La sinistra lotta per l’uguaglianza, la destra per la superiorità; in breve: «La regola della sinistra è l’inclusione, salvo eccezioni, la regola della destra è l’esclusione, salvo eccezioni». E, sottolinea ancora Bobbio in Destra e sinistra, l’uguaglianza è «l’unico criterio che resiste all’usura del tempo». Naturalmente negli ultimi decenni sono molto cambiate le forme di partecipazione politica e di aggregazione: sono nati movimenti e partiti «mostruosi» nei quali coesistono tratti ideologici della destra e della sinistra (basti pensare al dilagare, negli ultimi lustri, del rossobrunismo; tendenza naturalmente non solo italiana), come già era accaduto con i fascismi e, in modo particolarmente evidente, con il nazismo delle camicie brune di Adolf Hitler, che nel 1920 decise di aggiungere l’aggettivo «nazionalsocialista» (Nationalsozialistische) al Partito tedesco dei lavoratori, Deutsche Arbeiterpartei. Ma, esattamente come negli anni Venti del secolo scorso, nessuna persona di sinistra – ed è un dettaglio centrale – riterrebbe oggi di sinistra né i nazisti di ieri né uno di questi odierni mostri «rossobruni» o comunque li si voglia definire. La «sinistra di destra» descritta dall’omonimo libro di Mauro Vanetti, edito da Alegre, è una «sostanza gelatinosa formata, in dosi variabili, da populismo, classismo, razzismo, sessismo e nazionalismo.
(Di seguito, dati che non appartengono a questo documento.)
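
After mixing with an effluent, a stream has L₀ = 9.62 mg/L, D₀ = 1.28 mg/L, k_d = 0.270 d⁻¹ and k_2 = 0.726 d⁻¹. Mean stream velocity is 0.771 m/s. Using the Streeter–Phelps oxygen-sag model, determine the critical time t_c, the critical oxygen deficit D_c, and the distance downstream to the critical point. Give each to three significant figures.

t_c ≈ 1.61 d; D_c ≈ 2.32 mg/L; x_c ≈ 107 km

With k_2/k_d = 2.689 and 1 − D₀(k_2−k_d)/(k_d L₀) = 0.7753,
t_c = ln(2.689 × 0.7753) / (0.726 − 0.270) = ln(2.085) / 0.4560 = 0.7346/0.4560 = 1.611 d.
D_c = (k_d/k_2) L₀ e^(−k_d t_c) = (0.270/0.726) × 9.62 × e^(−0.270×1.611) = 0.3719 × 9.62 × 0.6473 = 2.316 mg/L.
x_c = v t_c = 0.771 m/s × 1.611 d × 86400 s/d = 107300 m ≈ 107 km.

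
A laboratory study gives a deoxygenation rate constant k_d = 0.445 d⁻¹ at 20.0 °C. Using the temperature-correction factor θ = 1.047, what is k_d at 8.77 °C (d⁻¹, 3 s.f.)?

k_d ≈ 0.266 d⁻¹

k_d(T₂) = k_d(T₁) · θ^(T₂−T₁) = 0.445 × 1.047^(8.77−20.0)
= 0.445 × 1.047^-11.2 = 0.445 × 0.5970 = 0.2657 d⁻¹.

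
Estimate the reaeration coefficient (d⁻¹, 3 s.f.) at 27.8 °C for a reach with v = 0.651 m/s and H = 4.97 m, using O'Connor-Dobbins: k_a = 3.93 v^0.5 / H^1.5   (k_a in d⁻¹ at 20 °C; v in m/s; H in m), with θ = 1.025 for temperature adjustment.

k_a ≈ 0.347 d⁻¹

k_a(20) = 3.93 × 0.651^0.5 / 4.97^1.5 = 3.93 × 0.8068 / 11.08 = 0.2862 d⁻¹.
k_a(27.8) = 0.2862 × 1.025^(27.8−20) = 0.2862 × 1.212 = 0.3470 d⁻¹.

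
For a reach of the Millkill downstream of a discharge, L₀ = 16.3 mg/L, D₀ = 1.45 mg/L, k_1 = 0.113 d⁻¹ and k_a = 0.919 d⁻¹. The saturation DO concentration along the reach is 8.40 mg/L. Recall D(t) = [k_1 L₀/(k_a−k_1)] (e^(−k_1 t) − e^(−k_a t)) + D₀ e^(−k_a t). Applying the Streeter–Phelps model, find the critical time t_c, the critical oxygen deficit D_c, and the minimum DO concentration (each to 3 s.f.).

t_c ≈ 1.35 d; D_c ≈ 1.72 mg/L; min DO ≈ 6.68 mg/L

At the critical point dD/dt = 0, so k_1 L₀ e^(−k_1 t) = k_a D. Substituting D(t) from the Streeter–Phelps equation and solving for t gives
t_c = ln[(k_a/k_1)(1 − D₀(k_a−k_1)/(k_1 L₀))] / (k_a−k_1).
Here k_a−k_1 = 0.8060 d⁻¹ and 1 − D₀(k_a−k_1)/(k_1 L₀) = 1 − 1.45×0.8060/(0.113×16.3) = 0.3655, so
t_c = ln(8.133 × 0.3655) / 0.8060 = 1.089 / 0.8060 = 1.352 d.
L(t_c) = L₀ e^(−k_1 t_c) = 16.3 × 0.8584 = 13.99 mg/L, and at the critical point k_a D_c = k_1 L, so D_c = (0.113/0.919) × 13.99 = 1.720 mg/L.
Minimum DO = C_s − D_c = 8.40 − 1.720 = 6.680 mg/L.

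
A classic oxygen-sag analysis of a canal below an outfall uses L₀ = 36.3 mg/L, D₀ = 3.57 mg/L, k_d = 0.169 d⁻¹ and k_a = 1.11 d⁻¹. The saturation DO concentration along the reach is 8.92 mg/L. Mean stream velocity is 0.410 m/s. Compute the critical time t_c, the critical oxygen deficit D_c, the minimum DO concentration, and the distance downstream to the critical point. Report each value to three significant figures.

t_c ≈ 1.16 d; D_c ≈ 4.54 mg/L; min DO ≈ 4.38 mg/L; x_c ≈ 41.0 km

t_c = [1/(k_a−k_d)] ln[(k_a/k_d)(1 − D₀(k_a−k_d)/(k_d L₀))]
= [1/(1.11−0.169)] ln[(1.11/0.169)(1 − 3.57×0.9410/(0.169×36.3))]
= (1/0.9410) ln[6.568 × 0.4524] = 1.063 × ln(2.971) = 1.063 × 1.089 = 1.157 d.
D_c = (k_d/k_a) L₀ e^(−k_d t_c) = (0.169/1.11) × 36.3 × e^(−0.169×1.157) = 0.1523 × 36.3 × 0.8224 = 4.545 mg/L.
Minimum DO = C_s − D_c = 8.92 − 4.545 = 4.375 mg/L.
x_c = v t_c = 0.410 m/s × 1.157 d × 86400 s/d = 41000 m ≈ 41.0 km.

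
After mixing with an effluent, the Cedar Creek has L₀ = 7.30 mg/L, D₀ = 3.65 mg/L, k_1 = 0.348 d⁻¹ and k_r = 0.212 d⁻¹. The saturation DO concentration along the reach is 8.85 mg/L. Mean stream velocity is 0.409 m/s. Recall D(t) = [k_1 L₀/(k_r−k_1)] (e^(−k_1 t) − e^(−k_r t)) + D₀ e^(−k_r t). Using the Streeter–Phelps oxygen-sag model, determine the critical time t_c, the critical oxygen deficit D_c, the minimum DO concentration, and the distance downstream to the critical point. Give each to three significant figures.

With k_r/k_1 = 0.6092 and 1 − D₀(k_r−k_1)/(k_1 L₀) = 1.195,
t_c = ln(0.6092 × 1.195) / (0.212 − 0.348) = ln(0.7282) / -0.1360 = -0.3171/-0.1360 = 2.332 d.
L(t_c) = L₀ e^(−k_1 t_c) = 7.30 × 0.4442 = 3.243 mg/L, and at the critical point k_r D_c = k_1 L, so D_c = (0.348/0.212) × 3.243 = 5.323 mg/L.
Minimum DO = C_s − D_c = 8.85 − 5.323 = 3.527 mg/L.
x_c = v t_c = 0.409 m/s × 2.332 d × 86400 s/d = 82400 m ≈ 82.4 km.

t_c ≈ 2.33 d; D_c ≈ 5.32 mg/L; min DO ≈ 3.53 mg/L; x_c ≈ 82.4 km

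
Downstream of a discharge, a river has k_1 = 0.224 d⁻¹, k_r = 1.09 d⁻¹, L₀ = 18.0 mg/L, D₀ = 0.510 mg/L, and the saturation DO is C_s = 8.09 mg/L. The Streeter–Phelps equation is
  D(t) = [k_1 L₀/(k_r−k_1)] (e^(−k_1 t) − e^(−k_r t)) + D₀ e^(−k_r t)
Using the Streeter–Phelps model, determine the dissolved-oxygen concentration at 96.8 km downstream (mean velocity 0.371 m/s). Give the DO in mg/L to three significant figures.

DO ≈ 5.88 mg/L

Travel time t = x/v = 96.8 km / (0.371 m/s) = 96800 m / 0.371 m/s = 260900 s = 3.020 d.
k_1 L₀/(k_r−k_1) = 0.224×18.0/(1.09−0.224) = 4.032/0.8660 = 4.656 mg/L.
e^(−k_1 t) = e^(−0.224×3.020) = 0.5084; e^(−k_r t) = e^(−1.09×3.020) = 0.03719.
D = 4.656 × (0.5084 − 0.03719) + 0.510 × 0.03719 = 2.194 + 0.01897 = 2.213 mg/L.
DO = C_s − D = 8.09 − 2.213 = 5.877 mg/L.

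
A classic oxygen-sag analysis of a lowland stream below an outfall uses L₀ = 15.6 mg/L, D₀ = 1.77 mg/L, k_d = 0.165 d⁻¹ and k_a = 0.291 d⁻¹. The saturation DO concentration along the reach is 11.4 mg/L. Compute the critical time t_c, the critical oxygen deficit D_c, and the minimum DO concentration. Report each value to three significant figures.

With k_a/k_d = 1.764 and 1 − D₀(k_a−k_d)/(k_d L₀) = 0.9134,
t_c = ln(1.764 × 0.9134) / (0.291 − 0.165) = ln(1.611) / 0.1260 = 0.4767/0.1260 = 3.784 d.
D_c = (k_d/k_a) L₀ e^(−k_d t_c) = (0.165/0.291) × 15.6 × e^(−0.165×3.784) = 0.5670 × 15.6 × 0.5356 = 4.738 mg/L.
Minimum DO = C_s − D_c = 11.4 − 4.738 = 6.662 mg/L.

t_c ≈ 3.78 d; D_c ≈ 4.74 mg/L; min DO ≈ 6.66 mg/L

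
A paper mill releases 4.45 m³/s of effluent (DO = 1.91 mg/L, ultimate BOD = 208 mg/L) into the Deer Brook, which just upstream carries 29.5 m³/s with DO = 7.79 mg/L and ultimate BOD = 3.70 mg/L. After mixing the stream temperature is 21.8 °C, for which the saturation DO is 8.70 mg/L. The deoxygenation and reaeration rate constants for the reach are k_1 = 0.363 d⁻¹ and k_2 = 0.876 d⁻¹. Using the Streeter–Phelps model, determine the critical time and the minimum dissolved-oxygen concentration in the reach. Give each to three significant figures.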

I sovranisti di sinistra sostengono che per uscire dalla crisi sarebbe necessario un ripiegamento all’interno dei propri confini, un ritorno alle idee di nazione e patria»; la «sinistra di destra», in questo frangente storico, utilizza termini come «cosmopolita» e «no border», de facto, alla stregua di insulti – al pari di «ultra-atlantista» – e invita a non criminalizzare l’operato di Minniti, e financo a dare ulteriori possibilità alla guardia costiera libica. Invita, in sostanza, a diventare nazionalisti: cioè di destra. Perché, ribadiamolo, «la regola della sinistra è l’inclusione, salvo eccezioni, la regola della destra è l’esclusione, salvo eccezioni».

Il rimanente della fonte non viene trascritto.